On expenditure side, the current expenditures will be Rs7.523 trillion. Of this total amount, the interest payment on local and foreign loans will be the biggest expenditure topped by consuming Rs3.06 trillion. Defence expenditure is the second biggest head, for which Rs1.37 trillion have been set apart. The government allocated Rs682 billion as subsidies to wapda and pepco, petroleum, KE, USC, PASSCO etc while for current fiscal it was Rs209 billion. Of this, wapda and pepco will get Rs245 billion against Rs129 billion during this year. Around Rs85 billion will go to Karachi Electric Supply Company and Rs266 billion will be transferred to Power Holding Private Limited and repayments to Independent Power Producers .For the public sector federal government employees, the government announced the addition of an ad-hoc relief of 10 percent in the salaries and pensions of federal government employees. The government also proposed an increase in the orderly allowance from 14,000 to Rs 17,500 per month. Apart from this, the amalgamated allowance of grade 1 to 5 employees was increased from Rs 450 to Rs 900. Likewise to minimize the inflationary pressures, particularly on the laborer’s and workers, the government has increased the minimum wage to Rs 20,000 per month from Rs17, 500/month. Besides, the government has not changed the taxable income slabs salaried class. The government has decided to provide support for 4 to 6 million low-income households, through Interest free business loans (up to Rs5 lakh), Interest free farming loans (up to Rs.2.5 lakh), and Agriculture equipment loans (up to Rs.2 lakh). Further Rs. 100 billion has been allocated for construction of four hydropower dams (Dasu, Diamer, Mohmand, and Neelum Jhelum). For Ehsas program, the funds allocation has been increased by about 24 percent to Rs210 billion.

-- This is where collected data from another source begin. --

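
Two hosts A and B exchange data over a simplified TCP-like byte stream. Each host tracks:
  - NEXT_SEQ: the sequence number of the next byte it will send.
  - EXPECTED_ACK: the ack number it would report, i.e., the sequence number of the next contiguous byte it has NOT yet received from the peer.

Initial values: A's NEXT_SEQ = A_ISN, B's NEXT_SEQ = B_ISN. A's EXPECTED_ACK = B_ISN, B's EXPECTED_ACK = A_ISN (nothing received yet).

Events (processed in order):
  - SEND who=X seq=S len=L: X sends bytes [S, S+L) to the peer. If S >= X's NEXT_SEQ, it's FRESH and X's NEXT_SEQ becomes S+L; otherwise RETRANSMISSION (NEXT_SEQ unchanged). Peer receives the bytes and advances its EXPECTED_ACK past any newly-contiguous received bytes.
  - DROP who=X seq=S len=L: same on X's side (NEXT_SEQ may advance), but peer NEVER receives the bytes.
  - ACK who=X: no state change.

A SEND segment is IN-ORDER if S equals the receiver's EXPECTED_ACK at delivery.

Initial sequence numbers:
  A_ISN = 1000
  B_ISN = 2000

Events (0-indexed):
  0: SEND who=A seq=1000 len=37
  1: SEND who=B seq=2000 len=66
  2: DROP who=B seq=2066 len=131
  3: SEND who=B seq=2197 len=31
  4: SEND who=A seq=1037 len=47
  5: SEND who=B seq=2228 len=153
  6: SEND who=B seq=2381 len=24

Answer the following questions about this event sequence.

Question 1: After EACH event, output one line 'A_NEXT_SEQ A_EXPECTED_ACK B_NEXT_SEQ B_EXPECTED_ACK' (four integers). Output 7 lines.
1037 2000 2000 1037
1037 2066 2066 1037
1037 2066 2197 1037
1037 2066 2228 1037
1084 2066 2228 1084
1084 2066 2381 1084
1084 2066 2405 1084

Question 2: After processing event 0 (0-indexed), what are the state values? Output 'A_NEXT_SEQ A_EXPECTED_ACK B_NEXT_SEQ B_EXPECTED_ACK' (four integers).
After event 0: A_seq=1037 A_ack=2000 B_seq=2000 B_ack=1037

1037 2000 2000 1037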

In the budget there is some sense of good direction. The trouble though is that the economy does continue to show weak basics. In the face of major food price inflation, this is something to be taken earnestly. The budget says that it will put agricultural growth back on the top of its list of importance. The decision to shun increasing taxes on salaried people, resolving withholding taxes, avoiding taxation on the internet as had been proposed and the launch of numerous development projects which would give employment to the many still unemployed after the Covid-19 crisis proposes the government is trying to improve a way to some of the misery of people burdened by the high prices of petrol and other daily needs. The success of the budget for 2021-22 depend on the ability of the government to raise estimated tax revenues of around Rs5.83trillion, up by 24percent from the projected collection of Rs4.69trillion during the outgoing year. The target is ambitious, given the fact that the government has let go significantly large revenues through its tax incentives, and is difficult to achieve if the performance of the FBR in recent years is anything to go by.